Looking at the Naturejobs poll that we have been running on how our readers and listeners store data. From the options available, at the time of recording, there were a total of 258 votes. 82 of these (32%) were for “on your laptop or pc”, 60 (23.3%) were for “on an external hard drive” and in third place was the notebook with 34 votes (13.2%). (The poll closed on Wednesday 28th May – here are the votes from the time of closing.) For Sansone, this was shocking, but not surprising, “the point is, long term data storage and stewardship is key.” Image you leave your position in a lab, or drop the computer or lose USB stick that had all the data on it, “it’s not the way to store the data long term. We need to educate scientists that there are public repositories out there that are meant for long term storage.”
Data privacy and protection now becomes the issue. By having your data in a public repository, how do you stop others using it before you’ve had the chance to analyse it fully? Sansone says that there are public repositories available that can help, like institutional repositories.

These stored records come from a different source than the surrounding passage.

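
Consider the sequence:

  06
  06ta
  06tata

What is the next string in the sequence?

06tatata

The strings grow by a fixed suffix ta each time.
One more step from 06tata gives the answer.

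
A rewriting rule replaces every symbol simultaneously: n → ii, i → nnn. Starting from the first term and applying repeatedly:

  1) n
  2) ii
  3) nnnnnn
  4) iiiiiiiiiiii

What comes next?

Rewriting each symbol of iiiiiiiiiiii: i→nnn, i→nnn, i→nnn, i→nnn, i→nnn, i→nnn, i→nnn, i→nnn, i→nnn, i→nnn, i→nnn, i→nnn, which concatenates to nnn nnn nnn nnn nnn nnn nnn nnn nnn nnn nnn nnn.

nnnnnnnnnnnnnnnnnnnnnnnnnnnnnnnnnnnn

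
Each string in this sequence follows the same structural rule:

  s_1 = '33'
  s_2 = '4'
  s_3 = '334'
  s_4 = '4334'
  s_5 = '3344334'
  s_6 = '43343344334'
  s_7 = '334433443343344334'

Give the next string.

43343344334334433443343344334

This is a Fibonacci-style word recurrence s(k) = s(k−2)·s(k−1): e.g. 33·4 = 334.
So term 8 is 43343344334·334433443343344334.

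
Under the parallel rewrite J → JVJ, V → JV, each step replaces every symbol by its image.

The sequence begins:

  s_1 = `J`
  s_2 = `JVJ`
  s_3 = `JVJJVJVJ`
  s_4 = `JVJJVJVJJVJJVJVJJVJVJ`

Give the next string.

JVJJVJVJJVJJVJVJJVJVJJVJJVJVJJVJJVJVJJVJVJJVJJVJVJJVJVJ

Applying the rule to each of the 21 symbols of JVJJVJVJJVJJVJVJJVJVJ gives the pieces JVJ JV JVJ JVJ JV JVJ JV JVJ JVJ JV JVJ JVJ JV JVJ JV JVJ JVJ JV JVJ JV JVJ, which concatenate to the answer.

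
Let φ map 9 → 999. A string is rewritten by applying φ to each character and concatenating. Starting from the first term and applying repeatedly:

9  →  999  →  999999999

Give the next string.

Expanding 999999999: 9→999, 9→999, 9→999, 9→999, 9→999, 9→999, 9→999, 9→999, 9→999. Concatenated: 999 999 999 999 999 999 999 999 999.

999999999999999999999999999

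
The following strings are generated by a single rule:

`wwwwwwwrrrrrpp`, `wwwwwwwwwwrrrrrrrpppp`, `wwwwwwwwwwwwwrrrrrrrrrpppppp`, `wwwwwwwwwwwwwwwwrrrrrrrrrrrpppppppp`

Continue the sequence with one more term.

wwwwwwwwwwwwwwwwwwwrrrrrrrrrrrrrpppppppppp

Each string has the form w^{3n+1} r^{2n+1} p^{2n-2}, where the shown terms are n = 2, 3, 4, 5.
At n = 6 the blocks have lengths 19, 13, 10.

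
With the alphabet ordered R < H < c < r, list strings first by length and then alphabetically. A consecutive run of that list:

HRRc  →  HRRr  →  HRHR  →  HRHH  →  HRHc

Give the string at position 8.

HRcH

Stepping forward 3 times from HRHc: HRHc → HRHr → HRcR, then the target.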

What about being given credit for the work that you’ve done? “There are data publication platforms where the moment you start sharing your data, you get credit for your data.”
Looking back at the results, where scientists are still using the laptops and external hard drives, Sansone hopes that this is a step-ward approach. “At first, they write [their results] in the lab book. They then probably move it [the data] from the notebook into the laptop, hopefully. At least in an Excel spread sheet as a starting point. And then they start to explore other ways to better store their data for the long term.” Using cloud software like Google Docs can be useful when looking to share data, but are still not long term solutions.
Some people also create their own websites and databases to store their data. But again, this isn’t permanent because “the website might disappear, the person might leave the lab and no-one maintains it.”
It is also important to consider the context in which the data is stored. On its own it has less value, says Sansone. “In the context of related data, they [the data] become more valuable.” If you can link with, and connect to, every other data set produced from all researchers studying the same thing, “it makes your data more relevant.” To do this, you can use general repositories, like Dryad or Figshare.
Sansone’s advice is to think about making your data “visible, accessible and reusable, which is not trivial. This is of course linked to the concept of managing, and better notating and better sharing of your data.” Using subject specific repositories are better, but general ones are a step in the right direction, says Sansone.
It is also important to get recognition for the data that you have collected, says Sansone, “that’s why I really want to mention Scientific Data, which is the new NPG open-access data publication platform. It is particularly focussed on data descriptors; so the only content type is a descriptor of your data sets.”